Q: What Do I Do When An Employee Files An Unemployment Claim?

A letter is quietly sitting on your desk. You rip it open, and the words on the page make your head spin—”Notice of Unemployment Insurance Claim Filed.”

Now what? In this article, we’ll give you a game plan so you can deal with unemployment notices the right way.

What is an unemployment claim?

Put simply, it’s a notice that an employee files in order to get unemployment insurance benefits after being laid off. Unemployment insurance, commonly shortened to UI, provides financial help for folks who aren’t working for a reason that’s totally out of their control.

For example, people have unemployment insurance eligibility if they lost their job due to downsizing, seasonal work, or if a company shuts its doors altogether. An employee cannot, however, claim unemployment benefits if they’ve been fired for failure to perform as executed.

UI payments are calculated as a percentage of an employee’s income over a 52-week period. They can be claimed for a limited period of time, typically six months after the person left the company, or until that person finds a new full-time job.

While general guidelines for unemployment insurance are established by the Federal Unemployment Tax Act, nicknamed FUTA, it’s actually a joint federal and state program, which means each state, district, and territory has its own rules and regulations.

Crazy, right? Don’t worry, you can find a path through the maze of regulations. Use this Department of Labor site to find links to information for your specific state.

How does unemployment insurance impact your taxes?
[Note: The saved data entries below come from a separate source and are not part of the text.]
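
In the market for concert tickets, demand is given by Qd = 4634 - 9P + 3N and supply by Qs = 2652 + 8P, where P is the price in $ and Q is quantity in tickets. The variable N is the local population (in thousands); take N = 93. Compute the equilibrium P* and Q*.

With N = 93, demand is Qd = 4913 - 9P.
At equilibrium Qd = Qs, so 4913 - 9P = 2652 + 8P; collecting terms, 2261 = 17P and P* = 133.
Then Q* = 4913 - 9(133) = 3716.

P* = 133, Q* = 3716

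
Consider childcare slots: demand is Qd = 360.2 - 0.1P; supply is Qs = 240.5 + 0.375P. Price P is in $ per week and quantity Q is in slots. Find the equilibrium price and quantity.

The market clears where 360.2 - 0.1P = 240.5 + 0.375P. Rearranging, 0.475P = 119.7, hence P* = 252.
Then Q* = 360.2 - 0.1(252) = 335.

P* = 252, Q* = 335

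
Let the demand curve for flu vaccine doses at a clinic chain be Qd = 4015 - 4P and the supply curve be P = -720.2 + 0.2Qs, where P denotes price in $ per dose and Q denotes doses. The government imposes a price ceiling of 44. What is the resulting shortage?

In direct form, Qs = 3601 + 5P.
With P fixed at 44, quantity demanded is 3839 and quantity supplied is 3821.
Shortage = Qd - Qs = 3839 - 3821 = 18.

Shortage = 18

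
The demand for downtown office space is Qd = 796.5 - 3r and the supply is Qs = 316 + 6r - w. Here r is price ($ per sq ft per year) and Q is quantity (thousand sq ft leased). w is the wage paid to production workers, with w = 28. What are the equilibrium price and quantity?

r* = 56.5, Q* = 627

With w = 28, supply is Qs = 288 + 6r.
Equating demand and supply, 796.5 - 3r = 288 + 6r gives 9r = 508.5, so r* = 56.5.
Plugging r* into demand: Q* = 796.5 - 3(56.5) = 627.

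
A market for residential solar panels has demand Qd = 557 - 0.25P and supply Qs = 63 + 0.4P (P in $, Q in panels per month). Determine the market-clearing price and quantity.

P* = 760, Q* = 367

Equating demand and supply, 557 - 0.25P = 63 + 0.4P gives 0.65P = 494, so P* = 760.
Plugging P* into demand: Q* = 557 - 0.25(760) = 367.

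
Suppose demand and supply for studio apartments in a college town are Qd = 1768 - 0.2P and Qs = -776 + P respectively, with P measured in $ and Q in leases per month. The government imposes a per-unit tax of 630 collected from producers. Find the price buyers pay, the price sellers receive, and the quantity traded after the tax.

P_b = 2645, P_s = 2015, Q = 1239

The tax drives a wedge P_b - P_s = 630. Substituting P_s = P_b - 630 into supply: Qs = -1406 + P_b.
Set Qd = Qs: 1768 - 0.2P_b = -1406 + P_b, so 3174 = 1.2P_b and P_b = 2645.
So P_s = 2015 and the quantity traded is Q = 1768 - 0.2(2645) = 1239.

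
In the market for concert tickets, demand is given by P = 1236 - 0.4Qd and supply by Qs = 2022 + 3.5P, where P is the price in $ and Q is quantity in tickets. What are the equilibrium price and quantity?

P* = 178, Q* = 2645

Rewriting in direct form: Qd = 3090 - 2.5P.
At equilibrium Qd = Qs, so 3090 - 2.5P = 2022 + 3.5P; collecting terms, 1068 = 6P and P* = 178.
Then Q* = 3090 - 2.5(178) = 2645.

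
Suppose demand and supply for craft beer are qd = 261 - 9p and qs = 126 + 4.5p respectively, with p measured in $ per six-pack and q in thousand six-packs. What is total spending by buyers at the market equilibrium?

The market clears where 261 - 9p = 126 + 4.5p. Rearranging, 13.5p = 135, hence p* = 10.
Plugging p* into demand: q* = 261 - 9(10) = 171.
Total spending by buyers = p* × q* = 10 × 171 = 1710.

Total spending by buyers = 1710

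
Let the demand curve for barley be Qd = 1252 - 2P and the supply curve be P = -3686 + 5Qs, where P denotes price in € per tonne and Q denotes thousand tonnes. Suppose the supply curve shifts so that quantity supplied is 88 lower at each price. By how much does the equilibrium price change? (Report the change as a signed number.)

ΔP = 40

Solving each curve for Q: Qs = 737.2 + 0.2P.
At equilibrium Qd = Qs, so 1252 - 2P = 737.2 + 0.2P; collecting terms, 514.8 = 2.2P and P* = 234.
Plugging P* into demand: Q* = 1252 - 2(234) = 784.
After the shift, supply is Qs = 649.2 + 0.2P.
New equilibrium: 602.8 = 2.2P, so P = 274 and Q = 704.
ΔP = 274 - 234 = 40.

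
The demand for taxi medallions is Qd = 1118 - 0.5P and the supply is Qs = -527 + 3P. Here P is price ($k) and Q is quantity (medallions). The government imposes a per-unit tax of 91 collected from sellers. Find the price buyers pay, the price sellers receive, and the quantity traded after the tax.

P_b = 548, P_s = 457, Q = 844

Sellers keep P_s = P_b - 91 per unit, so supply in terms of the buyer price is Qs = -800 + 3P_b.
Equate demand and the shifted supply: 1118 - 0.5P_b = -800 + 3P_b, giving 3.5P_b = 1918, so P_b = 548.
So P_s = 457 and the quantity traded is Q = 1118 - 0.5(548) = 844.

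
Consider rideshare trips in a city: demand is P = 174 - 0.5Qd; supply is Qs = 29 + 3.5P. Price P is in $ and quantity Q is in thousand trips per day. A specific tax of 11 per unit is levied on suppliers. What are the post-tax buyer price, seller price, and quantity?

Solving each curve for Q: Qd = 348 - 2P.
Suppliers keep P_s = P_b - 11 per unit, so supply in terms of the buyer price is Qs = -9.5 + 3.5P_b.
Market clearing requires 348 - 2P_b = -9.5 + 3.5P_b; hence 357.5 = 5.5P_b and P_b = 65.
Then P_s = 65 - 11 = 54 and Q = 348 - 2(65) = 218.

P_b = 65, P_s = 54, Q = 218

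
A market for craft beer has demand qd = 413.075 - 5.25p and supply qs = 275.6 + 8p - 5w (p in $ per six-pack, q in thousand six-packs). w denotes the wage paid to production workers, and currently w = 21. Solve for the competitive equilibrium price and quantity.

With w = 21, supply is qs = 170.6 + 8p.
Equating demand and supply, 413.075 - 5.25p = 170.6 + 8p gives 13.25p = 242.475, so p* = 18.3.
From the demand curve, q* = 413.075 - 5.25(18.3) = 317.

p* = 18.3, q* = 317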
Unemployment insurance is funded by federal and state taxes that are paid by employers like you. And yes, you pay taxes under both FUTA and the State Unemployment Tax Act (SUTA).

What you pay in taxes is determined by your state, and it’s typically based on three factors:

  • The size of your business
  • How much you’ve paid into the system
  • The number of former employees who’ve claimed unemployment benefits

If your company is exempt from paying income tax under 501(c)(3), you’re also exempt from paying into unemployment insurance.

Most companies are in fact subject to the FUTA tax if they can say “yes” to either statement:

  • Your company paid $1,500 or more to at least one employee in any calendar quarter.
  • Your company had at least one employee for some part of the day in any 30 or more different weeks. This includes full-time, part-time, and temporary employees, but not business partners.

What happens if you receive an unemployment claim?

When a former employee makes a claim through a state unemployment agency, you’ll be contacted to verify their reason for not being employed through something called a “Notice of Unemployment Insurance Claim Filed.”

On this form, you’ll be prompted for a number of details like:

  • Basic information on your former employee, including the reason for separation. These reasons may indicate that it was voluntary, that they quit, were laid off (for lack of work), or that it was due to a trade dispute.
  • Information about any compensation that you have or will pay.

To get a sense of what you may receive, take a look at this sample UI claim notice from California.

How do you contest an unemployment claim?

So you took a look at the claim, and frankly, you don’t agree with it. If a former employee makes an improper claim for UI, you can contest it if the information is inaccurate, or if a successful claim will impact your taxes.

If you want to contest a claim for someone who was fired with cause, it’s up to you to prove that your decision to terminate that employee was valid. Letting a claim stand if someone has been fired with cause could have an impact on any potential legal action.

Here are a few questions to ask yourself before going through the whole contesting rigamarole:  

  1. Was the employee actually fired? If you fired an employee for serious misconduct, your chances are fairly solid.
  2. Do you have proof to back up your actions? If you say you fired someone with cause, but don’t have the paper trail to back up your claim, you probably won’t emerge victorious.
  3. Is it likely that there’s a lawsuit on the horizon? You’ll need to gather substantial evidence if you think you may end up in court.

Whatever the decision, both you and the claimant will receive a “Notice of Determination” once a decision is made. If the claim for UI benefits is approved, you’ll still have an opportunity to appeal the decision—but you should weigh the pros and cons before pursuing it. An appeal may take more effort than it’s worth.

At this point, you should feel ready to deal with any unemployment claim that comes your way.